Yesterday, I caught the last 20 minutes of Chris Matthews' "Hardball" show as he was announcing the upcoming press conference by Special Prosecutor Angela Corey. Matthews used the expression "heat brings light" to make his point that it was public pressure that resulted in the charges being brought. He specifically patted his own outlet, MSNBC, on the back, as well as his pal Al Sharpton. Of course, there was no mention of the bounty put on Zimmerman's head by the New Black Panther Party, the conviction of Zimmerman by the media-most notably MSNBC, the NBC editing of the 9-11 call or the false description of that police videotape showing "no injuries" to Zimmerman. I may very well have missed it, but to date, I have not heard one MSNBC commentator even make reference to the the NBPP, their bounty, and overall conduct.
Be that as it may, a couple of points are in order. Responsible "pressure" may be fine as far as leading police and prosecutors to re-visit a case and conduct additional investigation. It should not be a reason for a decision to file charges. Ms. Corey said that was not the case, so I will take her at her word. She handled her press conference very professionally, as did Zimmerman's new attorney.
As I said before, this case rises and falls on whether the prosecution can refute Zimmerman's version of events as to what happened when he and Martin came face to face. As I understand the Florida Stand Your Ground law, such a defense will succeed or fail based on who was the actual aggressor. I suspect that will have to go farther than merely showing that Zimmerman continued to follow Martin after being told not to by the 9-11 operator. As yet, we still don't know how they came face to face, what was said by whom, who initiated the struggle, and what were the actual circumstances under which Zimmerman drew his weapon and fired.

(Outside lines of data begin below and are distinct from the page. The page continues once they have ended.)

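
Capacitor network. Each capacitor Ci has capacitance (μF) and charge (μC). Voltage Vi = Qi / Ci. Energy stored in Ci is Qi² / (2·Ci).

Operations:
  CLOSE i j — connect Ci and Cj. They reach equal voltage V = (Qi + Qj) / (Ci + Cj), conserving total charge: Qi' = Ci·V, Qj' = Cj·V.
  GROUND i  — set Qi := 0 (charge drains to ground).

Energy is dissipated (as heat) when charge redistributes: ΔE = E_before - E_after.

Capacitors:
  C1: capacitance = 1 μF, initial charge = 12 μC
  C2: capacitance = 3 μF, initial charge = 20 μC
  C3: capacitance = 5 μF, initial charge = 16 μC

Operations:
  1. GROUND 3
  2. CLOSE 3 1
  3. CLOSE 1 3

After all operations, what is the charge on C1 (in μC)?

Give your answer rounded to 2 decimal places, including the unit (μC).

Answer: 2.00 μC

Derivation:
Initial: C1(1μF, Q=12μC, V=12.00V), C2(3μF, Q=20μC, V=6.67V), C3(5μF, Q=16μC, V=3.20V)
Op 1: GROUND 3: Q3=0; energy lost=25.600
Op 2: CLOSE 3-1: Q_total=12.00, C_total=6.00, V=2.00; Q3=10.00, Q1=2.00; dissipated=60.000
Op 3: CLOSE 1-3: Q_total=12.00, C_total=6.00, V=2.00; Q1=2.00, Q3=10.00; dissipated=0.000
Final charges: Q1=2.00, Q2=20.00, Q3=10.00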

If I am not mistaken, the only eyewitness says he saw Martin on top of Zimmerman, but did not see the actual shooting. We pretty much know what Zimmerman's story is, and it will be the task of the prosecutor to disprove that story. You may or may not believe the story, but it is plausible considering the eyewitness and the fact that Zimmerman did have some extent of injury. One would hope that the prosecution has additional evidence that we do not know about.
So let's sit back and let justice do its job.